ドラマの構成には起承転結があります。そして起承転結には、それぞれ機能があります。まず、シナリオが起承転結の機能を果たしているかどうかをチェックします(受講生は、基礎講座でならってますからノート見直してくださいね)。機能ですから、個人の好みもへったくれもありません。
機能をはたしていないシナリオがあれば、そこが直しのポイントになるわけです。

次に、シーンの役割です。
シーンの役割?そう、役割。そのシーンで、一体何を伝えたいのか、です。
例えば、『ヒロインが彼氏の行動に不信感を抱く』とか『太郎と次郎が、お互いを認め少し距離が縮まる』とか、『この会社の特殊な状況を伝える』とか・・・

起承転結の起の機能は、天地人を伝えることなのに、ドラマの舞台となる地(場所)を伝える役割のシーンが足りない、もしくはわかりにくいなら、そこが直しのポイントになります。
起承転結の機能を、各シーンの役割が支えなければならないのですから。ここにも、好みや経験いりません。

エピソードはキャラクター軸でチェック

最後に、エピソードです。
起承転結の機能、シーンの役割を十分に果たすエピソードになっているのかどうかをみます。その時のポイントは、登場人物のキャラクターです。
このシーンの役割は『ヒロインが彼氏の行動に不信感を抱く』であれば、このヒロインはどんなことで不信感を抱くのか、不信感を抱いたらどんなリアクションをするのか・・・をキャラクターを軸にチェックします。
『太郎と次郎が、お互いを認め少し距離が縮まる』であれば、お互いに認め合うのはどんなことでか、距離が縮まった時、どんなリアクションをするのか・・・をキャラクターを軸にチェックします。

ここまできて初めて、好みや経験でいろいろな意見が出てきます。建設的な本打ちになるわけです。

 

ディレクションを車の運転で例えると…

本打ちを車で例えてみます。
起承転結の機能は、アクセルやブレーキ、ハンドルです。
アクセルは進むときに使う。
ブレーキは止まる時に使う。
ハンドルは方向を変えるときに使う。

シーンの役割は、
アクセルは、急ぎたいときには踏み込み。
ブレーキは、すぐ止まりたいなら、強く踏む。ゆっくり止まりたいなら、徐々に踏む。
ハンドルは、右に行きたいなら、左に行きたいなら・・・という感じ。好みもくそも、ないでしょう?

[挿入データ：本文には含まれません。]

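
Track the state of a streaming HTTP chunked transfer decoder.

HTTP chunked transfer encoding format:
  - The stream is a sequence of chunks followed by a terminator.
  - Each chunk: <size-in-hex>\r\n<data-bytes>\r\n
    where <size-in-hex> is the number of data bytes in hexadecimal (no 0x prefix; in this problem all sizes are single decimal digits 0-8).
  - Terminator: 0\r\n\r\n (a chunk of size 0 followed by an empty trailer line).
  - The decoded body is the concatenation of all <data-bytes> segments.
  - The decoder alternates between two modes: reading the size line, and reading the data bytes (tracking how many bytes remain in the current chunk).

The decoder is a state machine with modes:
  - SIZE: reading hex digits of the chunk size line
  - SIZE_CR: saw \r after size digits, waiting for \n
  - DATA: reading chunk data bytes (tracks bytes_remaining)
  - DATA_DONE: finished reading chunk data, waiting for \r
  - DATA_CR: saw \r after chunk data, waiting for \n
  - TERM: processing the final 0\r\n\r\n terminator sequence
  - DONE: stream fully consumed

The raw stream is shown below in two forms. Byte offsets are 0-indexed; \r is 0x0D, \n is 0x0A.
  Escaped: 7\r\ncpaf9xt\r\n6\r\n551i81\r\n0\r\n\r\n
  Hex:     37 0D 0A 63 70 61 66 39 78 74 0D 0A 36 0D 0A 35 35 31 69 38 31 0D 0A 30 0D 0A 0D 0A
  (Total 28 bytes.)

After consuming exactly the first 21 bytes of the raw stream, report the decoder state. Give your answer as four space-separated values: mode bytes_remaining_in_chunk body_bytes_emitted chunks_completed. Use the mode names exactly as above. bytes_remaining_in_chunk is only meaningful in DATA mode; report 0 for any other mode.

Byte 0 = '7': mode=SIZE remaining=0 emitted=0 chunks_done=0
Byte 1 = 0x0D: mode=SIZE_CR remaining=0 emitted=0 chunks_done=0
Byte 2 = 0x0A: mode=DATA remaining=7 emitted=0 chunks_done=0
Byte 3 = 'c': mode=DATA remaining=6 emitted=1 chunks_done=0
Byte 4 = 'p': mode=DATA remaining=5 emitted=2 chunks_done=0
Byte 5 = 'a': mode=DATA remaining=4 emitted=3 chunks_done=0
Byte 6 = 'f': mode=DATA remaining=3 emitted=4 chunks_done=0
Byte 7 = '9': mode=DATA remaining=2 emitted=5 chunks_done=0
Byte 8 = 'x': mode=DATA remaining=1 emitted=6 chunks_done=0
Byte 9 = 't': mode=DATA_DONE remaining=0 emitted=7 chunks_done=0
Byte 10 = 0x0D: mode=DATA_CR remaining=0 emitted=7 chunks_done=0
Byte 11 = 0x0A: mode=SIZE remaining=0 emitted=7 chunks_done=1
Byte 12 = '6': mode=SIZE remaining=0 emitted=7 chunks_done=1
Byte 13 = 0x0D: mode=SIZE_CR remaining=0 emitted=7 chunks_done=1
Byte 14 = 0x0A: mode=DATA remaining=6 emitted=7 chunks_done=1
Byte 15 = '5': mode=DATA remaining=5 emitted=8 chunks_done=1
Byte 16 = '5': mode=DATA remaining=4 emitted=9 chunks_done=1
Byte 17 = '1': mode=DATA remaining=3 emitted=10 chunks_done=1
Byte 18 = 'i': mode=DATA remaining=2 emitted=11 chunks_done=1
Byte 19 = '8': mode=DATA remaining=1 emitted=12 chunks_done=1
Byte 20 = '1': mode=DATA_DONE remaining=0 emitted=13 chunks_done=1

Answer: DATA_DONE 0 13 1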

で、エピソード。ここで初めて、アクセルをどう踏むか、ブレーキをどう使うか、ハンドルをどっちに切るか、乗り手(書き手・作り手)のクリエイティブな判断が求められます。いっちばん面白い場所を目指せばいいわけです。

最悪なディレクションは、起承転結の機能もシーンの役割も押えないまま、エピソードの部分をいじりだした時です。「木を見て森を見ず」です。森を見ないから、グリーンが足りません。空気、淀みます。

本打ちのヒートアイランド現象や~ってやつです。

森はどこ?
森はそう、構成にあり。構成については、『シナリオの基礎技術』にあり。表紙は、グリーン!基礎があれば、応用なんてなんのそのでございますことよ。

なによりも、みんなが同じ方向向いて気持ちよ~くドラマ作りに専念できたらいいじゃないですか。それが、ひいては視聴者やユーザーのためになるわけですし。そのお手伝いをするのがシナリオ・センターなわけです。どうぞ、よろしく。シナリオ・センターの新井でした。